Thank you for quoting the book. I gather the "people" you mention will have to buy it in order to learn where they are wrong, since you seem unwilling to convey convincing details from the book to the forum. But at least I now know what to buy.
Michele, I haven't read my copy of the book for a while but I believe he's using the 'Operation Orient' chapter for much of his ideas. This was written by Peter G. Tsouras who also wrote Disaster at D-Day, again by Greenhill books. I don't remember it being one of the better chapters, referring to the Kongo's having 16" guns for example struck me as an elementary error.
An earlier chapter (Operation Sphinx?) in the same book looked at the Germans deciding on a Mediterranean strategy stright after the fall of France.

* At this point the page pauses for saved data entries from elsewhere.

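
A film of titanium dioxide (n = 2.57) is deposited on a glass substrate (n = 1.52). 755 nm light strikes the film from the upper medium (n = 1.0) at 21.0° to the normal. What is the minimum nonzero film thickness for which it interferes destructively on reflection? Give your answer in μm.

At the upper boundary (n = 1.0 to n = 2.57) the reflected ray undergoes a half-wave phase shift.
Bottom surface (2.57 → 1.52): reflection off a lower-index medium gives no phase shift.
Net: one phase inversion between the two reflected rays.
With one net inversion, destructive interference in reflection requires 2 n t cos θ_r = m λ.
Snell's law: 1.0 sin 21.0° = 2.57 sin θ_r → sin θ_r = 0.139, cos θ_r = 0.990.
Minimum nonzero at m = 1: t = λ / (2 n cos θ_r) = 755 / (2 × 2.57 × 0.990) = 148 nm.

0.148 μm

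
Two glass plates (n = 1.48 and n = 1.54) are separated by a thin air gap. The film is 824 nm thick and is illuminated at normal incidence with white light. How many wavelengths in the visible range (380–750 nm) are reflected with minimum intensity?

2

Top surface (1.48 → 1.0): reflection off a lower-index medium gives no phase shift.
At the lower boundary (n = 1.0 to n = 1.54) the reflected ray undergoes a half-wave phase shift.
Net: one phase inversion between the two reflected rays.
With one net inversion, destructive interference in reflection requires 2 n t = m λ.
λ = 2 n t / m = 1648 / m nm.
m=2: 824 nm (IR); m=3: 549 nm (visible); m=4: 412 nm (visible); m=5: 330 nm (UV).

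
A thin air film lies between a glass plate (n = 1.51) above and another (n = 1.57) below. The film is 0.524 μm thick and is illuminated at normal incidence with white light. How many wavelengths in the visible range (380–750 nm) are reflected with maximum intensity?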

It had Gibraltar falling after a hard fight, while the British captured the Canary Islands. In Eqypt forwarned by Ultra the British refused battle retreating both southwards along the Nile & right back to a bridgehead around Basra inviting the Germans to overextend themselves. Unlike Orient iI felt it had the British reacting in a sensible manner instead of just being set up for a fall.
For a successful & well researched (IMO) fictional British defence of the Middle East after an Axis conquest of both Egypt & the Caucasus's see (again from Greenhill Books) David Downings; The Moscow Option: An Alternative Second World War which I found a darn good read & accurately showed the the underlying reasons for the defeat of the Axis despite a string of ATL tactical victories. I really think this one should be required reading for anyone seeking to under play the effect of logistics in an ATL.